AMAGO-2: Breaking the Multi-Task Barrier in Meta-Reinforcement Learning with Transformers

Authors: Jake Grigsby, Justin Sasek, Samyak Parajuli, Ikechukwu D. Adebi, Amy Zhang, Yuke Zhu

NeurIPS 2024 | Conference PDF | Archive PDF | Plain Text | LLM Run Details

Reproducibility Variable Result LLM Response
Research Type Experimental Large-scale comparisons in Meta-World ML45, Multi-Game Procgen, Multi-Task POPGym, Multi-Game Atari, and Baby AI find that this design unlocks significant progress in online multi-task adaptation and memory problems without explicit task labels.
Researcher Affiliation Academia Jake Grigsby Justin Sasek Samyak Parajuli Daniel Adebi Amy Zhang Yuke Zhu The University of Texas at Austin Equal contribution {grigsby,yukez}@cs.utexas.edu
Pseudocode No The paper describes the methods using equations but does not include any clearly labeled 'Pseudocode' or 'Algorithm' blocks.
Open Source Code Yes Code for the agent and multi-task environments used in our experiments is available on Git Hub at UT-Austin-RPL/amago.
Open Datasets Yes Comparisons on Meta-World ML45 [17], Multi-Task POPGym [27], Multi-Game Procgen [28], Multi-Game Atari [29], and Multi-Task Baby AI [30] evaluate the importance of scale-resistant updates.
Dataset Splits No The paper mentions generating 'train/test' splits for datasets like Baby AI and Meta-World, but it does not provide specific percentages or sample counts for training, validation, and test splits needed to reproduce the data partitioning rigorously.
Hardware Specification Yes All of the results in this paper were completed on NVIDIA A5000 GPUs.

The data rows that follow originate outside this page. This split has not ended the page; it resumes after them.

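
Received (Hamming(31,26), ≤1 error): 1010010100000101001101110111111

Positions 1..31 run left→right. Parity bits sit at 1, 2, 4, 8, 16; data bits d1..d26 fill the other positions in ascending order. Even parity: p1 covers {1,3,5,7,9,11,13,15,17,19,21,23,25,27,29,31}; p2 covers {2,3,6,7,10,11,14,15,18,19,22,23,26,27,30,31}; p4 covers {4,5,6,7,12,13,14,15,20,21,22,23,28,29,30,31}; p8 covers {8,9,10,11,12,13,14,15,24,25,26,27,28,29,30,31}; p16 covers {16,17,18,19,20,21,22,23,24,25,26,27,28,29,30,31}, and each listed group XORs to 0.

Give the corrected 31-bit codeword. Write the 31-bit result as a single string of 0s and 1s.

s1 (pos 1,3,5,7,9,11,13,15,17,19,21,23,25,27,29,31): 1⊕1⊕0⊕0⊕0⊕0⊕0⊕0⊕0⊕1⊕0⊕1⊕0⊕1⊕1⊕1 = 1
s2 (pos 2,3,6,7,10,11,14,15,18,19,22,23,26,27,30,31): 0⊕1⊕1⊕0⊕0⊕0⊕1⊕0⊕0⊕1⊕1⊕1⊕1⊕1⊕1⊕1 = 0
s4 (pos 4,5,6,7,12,13,14,15,20,21,22,23,28,29,30,31): 0⊕0⊕1⊕0⊕0⊕0⊕1⊕0⊕1⊕0⊕1⊕1⊕1⊕1⊕1⊕1 = 1
s8 (pos 8,9,10,11,12,13,14,15,24,25,26,27,28,29,30,31): 1⊕0⊕0⊕0⊕0⊕0⊕1⊕0⊕1⊕0⊕1⊕1⊕1⊕1⊕1⊕1 = 1
s16 (pos 16,17,18,19,20,21,22,23,24,25,26,27,28,29,30,31): 1⊕0⊕0⊕1⊕1⊕0⊕1⊕1⊕1⊕0⊕1⊕1⊕1⊕1⊕1⊕1 = 0
Syndrome s16…s1 = 01101 → error at position 13.
Flip position 13: 1010010100000101001101110111111 → 1010010100001101001101110111111

1010010100001101001101110111111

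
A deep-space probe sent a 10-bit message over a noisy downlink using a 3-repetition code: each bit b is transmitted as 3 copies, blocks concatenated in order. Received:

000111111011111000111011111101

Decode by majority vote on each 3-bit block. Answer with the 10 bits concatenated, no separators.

0111101111

Block 1 (000): 0 ones → 0
Block 2 (111): 3 ones → 1
Block 3 (111): 3 ones → 1
Block 4 (011): 2 ones → 1
Block 5 (111): 3 ones → 1
Block 6 (000): 0 ones → 0
Block 7 (111): 3 ones → 1
Block 8 (011): 2 ones → 1
Block 9 (111): 3 ones → 1
Block 10 (101): 2 ones → 1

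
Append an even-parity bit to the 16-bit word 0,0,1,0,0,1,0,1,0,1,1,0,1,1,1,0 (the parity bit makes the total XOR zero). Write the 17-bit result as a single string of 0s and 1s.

XOR of the 16 data bits: 0⊕0⊕1⊕0⊕0⊕1⊕0⊕1⊕0⊕1⊕1⊕0⊕1⊕1⊕1⊕0 = 0
Parity bit = 0 (so all 17 bits XOR to 0).

00100101011011100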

We train each agent on one GPU whenever possible but add a second GPU for Procgen Memory-Hard (Figure 8) where model size and context length use all available memory.
Software Dependencies No The paper mentions various software components and techniques used, such as Adam W optimizer [104], Normformer [105], σReparam [106], IMPALA CNN [107], Dr QV2 [109], and Layer Norm [110]. However, it does not provide specific version numbers for any of these software dependencies.
Experiment Setup Yes Table 1: Learning Hyperparameter Details" and "Table 2: Agent Architecture Details" in Appendix A provide specific values for hyperparameters and architectural configurations.